Lebanon’s rising cases of the novel coronavirus has increased warnings that the authorities were losing control of their ability to contain the pandemic.
“There are fears that the country could face a real catastrophe,” the head of the parliamentary health committee, MP Issam Araji, told Asharq Al-Awsat on Tuesday.
In the last 24 hours, Lebanon registered 851 new coronavirus cases, which raises the total since February 21 to 30,838, including 307 deaths.
“The high number of COVID-19 cases across the country has exhausted the health sector,” said Araji.
“There are no more than 65 Intensive Care Unit (ICU) beds, and 250 pre-care beds equipped with oxygen left,” Araji said, adding that Lebanon reached this situation due to lack of respect to precautionary measures and also because some ministries failed to accomplish their tasks in fighting the pandemic.
As an example, the MP said the Tourism Ministry was not monitoring tourist institutions while the Interior Ministry was unsuccessful to ban wedding parties and gatherings.
This week, Caretaker Health Minister Hamad Hassan said he had made a recommendation to the government's coronavirus committee about the necessity to re-impose a two-week lockdown amid the surge in the number of COVID-19 cases nationwide.
The committee preferred not to approve his proposal, but instead decided to impose a lockdown on specific areas to contain the virus.
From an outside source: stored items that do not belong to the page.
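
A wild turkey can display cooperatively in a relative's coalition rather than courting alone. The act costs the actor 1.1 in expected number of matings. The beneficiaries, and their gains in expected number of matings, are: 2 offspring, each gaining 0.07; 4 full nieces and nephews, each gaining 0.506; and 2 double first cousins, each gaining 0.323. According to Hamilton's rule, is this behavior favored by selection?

Hamilton's rule: the trait is favored when the sum of r·B over every recipient exceeds the actor's cost C.
r to an offspring = 0.5 (one parent–offspring link: r = (1/2)^1 = 1/2).
r to a full niece or nephew = 0.25 (full aunt/uncle↔niece/nephew: two paths of length 3 through the shared grandparent pair: r = 2·(1/2)^3 = 1/4).
r to a double first cousin = 0.25 (double first cousins share both grandparent pairs — four paths of length 4: r = 4·(1/2)^4 = 1/4).
Summing one r·B term per recipient: 2·0.5·0.07 + 4·0.25·0.506 + 2·0.25·0.323 = 0.7375.
0.7375 < 1.1: the indirect benefit is less than the cost.

No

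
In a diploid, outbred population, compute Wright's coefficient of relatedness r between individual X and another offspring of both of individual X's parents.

Each parent–offspring link contributes a factor of 1/2, and independent paths through distinct common ancestors add.
Full sibs share both parents — two paths of length 2: r = 2·(1/2)^2 = 1/2.

0.5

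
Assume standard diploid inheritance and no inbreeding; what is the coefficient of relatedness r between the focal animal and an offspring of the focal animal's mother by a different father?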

Araji said a decision to impose a lockdown is necessary. “However, any lockdown would be useless if it is similar to the last one Lebanon imposed in the absence of any monitoring or respect to precautionary measures,” the MP explained.
For his part, Abdul Rahman Bizri, an infectious disease specialist and member of the emergency committee on the coronavirus, told Asharq Al-Awsat that the main problem lies in the lack of any decision or plan to face the pandemic due to the absence of a cabinet.
“Lebanon is now at a sensitive phase: The virus is present everywhere even if at uneven rates,” he said.